La indefensión, vulnerabilidad, y la dependencia, convierte a las infancias en la población más vulnerable. Cuando ocurre un abuso sexual infantil nos involucra a todos, no solo el abusador y la víctima. Se suele desestimar la versión de la víctima porque en el abuso sexual no prima la fuerza física, sino la manipulación, engaño, amenazas, y es más simple negarlo. Además, quien abusa intentará hacer sentir culpable a su víctima para tener su silencio y, con frecuencia, la familia confía más en la palabra del abusador que de la víctima (¿Cuál abuso?).

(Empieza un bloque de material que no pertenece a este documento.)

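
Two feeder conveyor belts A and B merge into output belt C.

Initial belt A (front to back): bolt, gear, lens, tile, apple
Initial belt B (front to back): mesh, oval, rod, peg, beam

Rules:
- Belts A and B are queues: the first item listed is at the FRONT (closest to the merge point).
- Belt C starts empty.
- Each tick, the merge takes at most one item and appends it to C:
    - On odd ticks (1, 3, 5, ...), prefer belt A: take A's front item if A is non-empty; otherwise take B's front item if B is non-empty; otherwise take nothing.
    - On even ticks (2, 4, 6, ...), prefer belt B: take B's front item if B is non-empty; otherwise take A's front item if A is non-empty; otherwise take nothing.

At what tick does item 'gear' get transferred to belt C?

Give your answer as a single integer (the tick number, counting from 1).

Tick 1: prefer A, take bolt from A; A=[gear,lens,tile,apple] B=[mesh,oval,rod,peg,beam] C=[bolt]
Tick 2: prefer B, take mesh from B; A=[gear,lens,tile,apple] B=[oval,rod,peg,beam] C=[bolt,mesh]
Tick 3: prefer A, take gear from A; A=[lens,tile,apple] B=[oval,rod,peg,beam] C=[bolt,mesh,gear]

Answer: 3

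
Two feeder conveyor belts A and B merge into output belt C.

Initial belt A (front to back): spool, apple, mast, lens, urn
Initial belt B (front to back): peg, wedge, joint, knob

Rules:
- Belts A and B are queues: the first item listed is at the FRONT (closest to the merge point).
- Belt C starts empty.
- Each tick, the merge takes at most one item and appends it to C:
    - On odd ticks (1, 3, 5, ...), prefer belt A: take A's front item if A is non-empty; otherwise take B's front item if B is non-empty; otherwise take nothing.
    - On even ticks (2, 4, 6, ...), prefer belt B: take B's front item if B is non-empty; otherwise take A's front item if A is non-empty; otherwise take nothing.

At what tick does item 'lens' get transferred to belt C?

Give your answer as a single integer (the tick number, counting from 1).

Tick 1: prefer A, take spool from A; A=[apple,mast,lens,urn] B=[peg,wedge,joint,knob] C=[spool]
Tick 2: prefer B, take peg from B; A=[apple,mast,lens,urn] B=[wedge,joint,knob] C=[spool,peg]
Tick 3: prefer A, take apple from A; A=[mast,lens,urn] B=[wedge,joint,knob] C=[spool,peg,apple]
Tick 4: prefer B, take wedge from B; A=[mast,lens,urn] B=[joint,knob] C=[spool,peg,apple,wedge]
Tick 5: prefer A, take mast from A; A=[lens,urn] B=[joint,knob] C=[spool,peg,apple,wedge,mast]
Tick 6: prefer B, take joint from B; A=[lens,urn] B=[knob] C=[spool,peg,apple,wedge,mast,joint]
Tick 7: prefer A, take lens from A; A=[urn] B=[knob] C=[spool,peg,apple,wedge,mast,joint,lens]

Answer: 7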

Esto es algo transversal, quienes abusan pueden ser hombres o mujeres, y pueden ser familiares o cercanos.
¿Qué haremos frente a esto? ¿Cómo cuidaremos de esos cuerpos que son vulnerados y de sus derechos? ¿Hablaremos? ¿Denunciaremos? ¿Desestimará la justicia los hechos porque hay “exceso” de denuncias? ¿Lo normalizarán?¿Lo normalizaron?¿Abandonaron a las infancias?¿Las abandonamos? Quizás podríamos comenzar por ser conscientes de nuestros cuerpos y de los otros cuerpos; ¿Quién puede decir cuál es el tamaño de la herida? No más ¿Cuál abuso?. Digamos.